Almost certainly not dead. This specific pattern — normal behaviour down to roughly 25–30%, then a rapid drop — is a known Nexon EV signature usually caused by cell imbalance and inaccurate SoC estimation. It is frequently fixed by a proper BMS recalibration and full cell-balance procedure at a competent service centre. Get it diagnosed rather than assuming the worst, but also do not ignore it, since being stranded is a real risk if the gauge is lying to you.

What is the Tata Nexon EV battery warranty?

The long-standing standard is 8 years or 1,60,000 km from first registration, whichever comes first, with a guarantee that the pack retains at least 70% of its original capacity in that period. The newer Nexon.ev 45 kWh adds a "lifetime" battery warranty defined as 15 years with unlimited kilometres for first-owner private customers. Terms vary by model year and variant, and the warranty runs from first registration, so confirm the exact terms on your own car's documents.

How much does a Nexon EV battery replacement cost in India?

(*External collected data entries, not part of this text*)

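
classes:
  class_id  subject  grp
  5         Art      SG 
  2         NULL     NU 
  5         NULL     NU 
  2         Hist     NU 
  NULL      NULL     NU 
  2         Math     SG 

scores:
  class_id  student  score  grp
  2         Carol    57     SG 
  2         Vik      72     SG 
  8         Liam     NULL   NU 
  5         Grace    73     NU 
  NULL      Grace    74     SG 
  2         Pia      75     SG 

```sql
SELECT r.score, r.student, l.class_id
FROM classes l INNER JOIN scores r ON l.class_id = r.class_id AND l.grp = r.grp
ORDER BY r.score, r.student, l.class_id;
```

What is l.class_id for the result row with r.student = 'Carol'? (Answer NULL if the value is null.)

2

INNER JOIN keeps only pairs where the ON condition holds.
Matching on l.class_id = r.class_id AND l.grp = r.grp. A NULL in a compared column never satisfies the condition.
- l (class_id=5, grp=SG) has no partner → excluded.
- l (class_id=2, grp=NU) has no partner → excluded.
- l (class_id=5, grp=NU) pairs with 1 row(s) of r.
- l (class_id=2, grp=NU) has no partner → excluded.
- l (class_id=NULL, grp=NU) has no partner → excluded.
- l (class_id=2, grp=SG) pairs with 3 row(s) of r.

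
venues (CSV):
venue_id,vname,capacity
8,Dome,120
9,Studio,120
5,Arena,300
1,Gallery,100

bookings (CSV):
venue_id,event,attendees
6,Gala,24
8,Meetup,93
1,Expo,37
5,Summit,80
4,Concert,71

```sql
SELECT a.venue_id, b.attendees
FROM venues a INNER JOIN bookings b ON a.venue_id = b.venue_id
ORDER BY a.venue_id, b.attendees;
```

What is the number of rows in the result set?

INNER JOIN keeps only pairs where the ON condition holds.
Matching on a.venue_id = b.venue_id.
- a[0] venue_id=8 → 1 match(es) in b → 1 row(s).
- a[1] venue_id=9 → no match; dropped.
- a[2] venue_id=5 → 1 match(es) in b → 1 row(s).
- a[3] venue_id=1 → 1 match(es) in b → 1 row(s).
Total: 3 rows.

3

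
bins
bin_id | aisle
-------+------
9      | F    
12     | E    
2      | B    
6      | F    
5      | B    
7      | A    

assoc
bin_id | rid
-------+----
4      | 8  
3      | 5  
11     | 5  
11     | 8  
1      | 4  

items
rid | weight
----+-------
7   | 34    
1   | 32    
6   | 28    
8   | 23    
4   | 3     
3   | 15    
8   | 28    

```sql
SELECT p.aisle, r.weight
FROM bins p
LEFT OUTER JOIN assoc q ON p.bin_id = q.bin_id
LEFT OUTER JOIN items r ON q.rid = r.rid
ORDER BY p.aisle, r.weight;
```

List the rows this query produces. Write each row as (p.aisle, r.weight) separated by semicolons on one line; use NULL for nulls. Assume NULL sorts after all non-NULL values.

(A, NULL); (B, NULL); (B, NULL); (E, NULL); (F, NULL); (F, NULL)

Joins associate left-to-right: bins LEFT JOIN assoc on bin_id gives 6 intermediate row(s).
Then LEFT JOIN `items r` on rid: each of those 6 rows is kept; rows whose q.rid has no match in r get NULL for r's columns.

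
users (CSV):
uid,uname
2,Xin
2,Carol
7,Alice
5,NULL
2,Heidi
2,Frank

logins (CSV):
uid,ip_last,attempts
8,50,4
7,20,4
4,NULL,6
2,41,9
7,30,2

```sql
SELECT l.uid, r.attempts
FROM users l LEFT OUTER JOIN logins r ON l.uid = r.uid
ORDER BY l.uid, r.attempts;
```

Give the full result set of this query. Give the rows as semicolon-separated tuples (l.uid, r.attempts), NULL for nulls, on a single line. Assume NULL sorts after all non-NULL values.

LEFT JOIN keeps every row from `users`; unmatched rows get NULL for `logins`'s columns.
Matching on l.uid = r.uid.
Matched pairs: 6; unmatched l rows kept: 1.

(2, 9); (2, 9); (2, 9); (2, 9); (5, NULL); (7, 2); (7, 4)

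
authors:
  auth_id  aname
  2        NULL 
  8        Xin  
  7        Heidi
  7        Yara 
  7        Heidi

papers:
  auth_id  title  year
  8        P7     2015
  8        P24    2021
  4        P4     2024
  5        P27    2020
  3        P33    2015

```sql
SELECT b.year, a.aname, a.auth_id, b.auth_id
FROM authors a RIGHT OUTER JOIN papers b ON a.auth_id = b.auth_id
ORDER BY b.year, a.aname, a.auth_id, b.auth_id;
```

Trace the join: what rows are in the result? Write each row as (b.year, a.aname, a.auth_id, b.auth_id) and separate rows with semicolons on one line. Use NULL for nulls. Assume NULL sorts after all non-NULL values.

(2015, Xin, 8, 8); (2015, NULL, NULL, 3); (2020, NULL, NULL, 5); (2021, Xin, 8, 8); (2024, NULL, NULL, 4)

RIGHT JOIN keeps every row from `papers`; unmatched rows get NULL for `authors`'s columns.
Matching on a.auth_id = b.auth_id.
- a row (auth_id=2): no match.
- a row (auth_id=8): matches 2 b row(s) → 2 output row(s).
- a row (auth_id=7): no match.
- a row (auth_id=7): no match.
- a row (auth_id=7): no match.
- plus 3 unmatched b row(s), each kept with NULL a columns.
After projecting and ordering:
b.year | a.aname | a.auth_id | b.auth_id
2015 | Xin | 8 | 8
2015 | NULL | NULL | 3
2020 | NULL | NULL | 5
2021 | Xin | 8 | 8
2024 | NULL | NULL | 4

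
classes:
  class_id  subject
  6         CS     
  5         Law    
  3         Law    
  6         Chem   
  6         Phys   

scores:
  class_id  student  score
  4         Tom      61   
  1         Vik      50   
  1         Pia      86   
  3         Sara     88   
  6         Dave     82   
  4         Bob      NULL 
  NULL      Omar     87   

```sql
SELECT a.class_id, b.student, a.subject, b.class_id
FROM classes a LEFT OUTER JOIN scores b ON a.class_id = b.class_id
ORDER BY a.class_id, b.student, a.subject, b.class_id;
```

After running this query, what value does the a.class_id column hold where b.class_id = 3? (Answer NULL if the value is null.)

LEFT JOIN keeps every row from `classes`; unmatched rows get NULL for `scores`'s columns.
Matching on a.class_id = b.class_id. A NULL in a compared column never satisfies the condition.
- class_id=6: 1 matching b row(s), so 1 row(s) emitted.
- class_id=5: no b row matches, row kept with b columns NULL.
- class_id=3: 1 matching b row(s), so 1 row(s) emitted.
- class_id=6: 1 matching b row(s), so 1 row(s) emitted.
- class_id=6: 1 matching b row(s), so 1 row(s) emitted.

3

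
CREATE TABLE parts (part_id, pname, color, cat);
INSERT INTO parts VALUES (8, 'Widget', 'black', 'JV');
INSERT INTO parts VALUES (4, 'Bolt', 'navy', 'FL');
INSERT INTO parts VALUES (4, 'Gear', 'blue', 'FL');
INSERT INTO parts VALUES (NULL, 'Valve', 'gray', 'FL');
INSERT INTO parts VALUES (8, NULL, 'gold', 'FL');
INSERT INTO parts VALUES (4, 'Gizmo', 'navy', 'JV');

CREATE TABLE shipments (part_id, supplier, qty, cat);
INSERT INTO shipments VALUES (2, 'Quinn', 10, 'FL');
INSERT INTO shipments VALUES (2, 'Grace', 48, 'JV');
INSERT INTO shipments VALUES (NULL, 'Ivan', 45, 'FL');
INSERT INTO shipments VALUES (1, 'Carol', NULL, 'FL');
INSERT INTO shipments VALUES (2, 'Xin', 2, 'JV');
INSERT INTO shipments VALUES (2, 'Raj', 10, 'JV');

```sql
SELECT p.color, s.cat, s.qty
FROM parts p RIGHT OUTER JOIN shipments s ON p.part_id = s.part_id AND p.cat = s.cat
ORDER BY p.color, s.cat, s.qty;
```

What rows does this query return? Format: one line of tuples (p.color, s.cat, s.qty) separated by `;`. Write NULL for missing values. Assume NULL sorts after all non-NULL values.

(NULL, FL, 10); (NULL, FL, 45); (NULL, FL, NULL); (NULL, JV, 2); (NULL, JV, 10); (NULL, JV, 48)

RIGHT JOIN keeps every row from `shipments`; unmatched rows get NULL for `parts`'s columns.
Matching on p.part_id = s.part_id AND p.cat = s.cat. A NULL in a compared column never satisfies the condition.
Matched pairs: 0; unmatched s rows kept: 6.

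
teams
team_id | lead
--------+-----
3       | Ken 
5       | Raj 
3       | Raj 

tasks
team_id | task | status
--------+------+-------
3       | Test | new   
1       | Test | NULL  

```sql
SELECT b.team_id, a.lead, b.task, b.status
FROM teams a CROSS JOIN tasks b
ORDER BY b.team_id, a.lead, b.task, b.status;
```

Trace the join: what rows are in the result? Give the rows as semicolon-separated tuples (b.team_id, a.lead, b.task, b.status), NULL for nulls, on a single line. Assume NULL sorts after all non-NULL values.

(1, Ken, Test, NULL); (1, Raj, Test, NULL); (1, Raj, Test, NULL); (3, Ken, Test, new); (3, Raj, Test, new); (3, Raj, Test, new)

CROSS JOIN pairs every row of `teams` with every row of `tasks`: 3 × 2 = 6 rows.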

Out of warranty, a full pack replacement is a major expense — broadly indicative of ₹5.5–8 lakh depending on pack size, location and whether it is done at an authorised centre with a genuine pack. But many problems never need a full replacement: software, recalibration, balancing or module-level repairs cost far less. Always get a real diagnosis before accepting a full-pack quote, and check whether your fault is covered under warranty first.

Does Indian summer heat damage the Nexon EV battery?

Heat is the main environmental stress on any EV battery. It reduces usable range on hot days and, over years, accelerates ageing — owners in genuinely hot regions tend to see slightly faster degradation. The newer 45 kWh pack is liquid-cooled, which helps considerably. You can reduce the impact by parking in shade or basements, avoiding charging a very hot pack immediately after hard highway running, and not leaving the car sitting at 100% in the heat.

Should I avoid DC fast charging to protect the battery?

No — occasional DC fast charging is exactly what the car is built for, and the liquid-cooled 45 kWh pack handles it well. What you should avoid is relying on fast charging as your only method every single day, because the extra heat and stress age the cells faster over years. Use home AC charging as your daily default and DC fast charging when you actually need it, and your pack will thank you over the long run.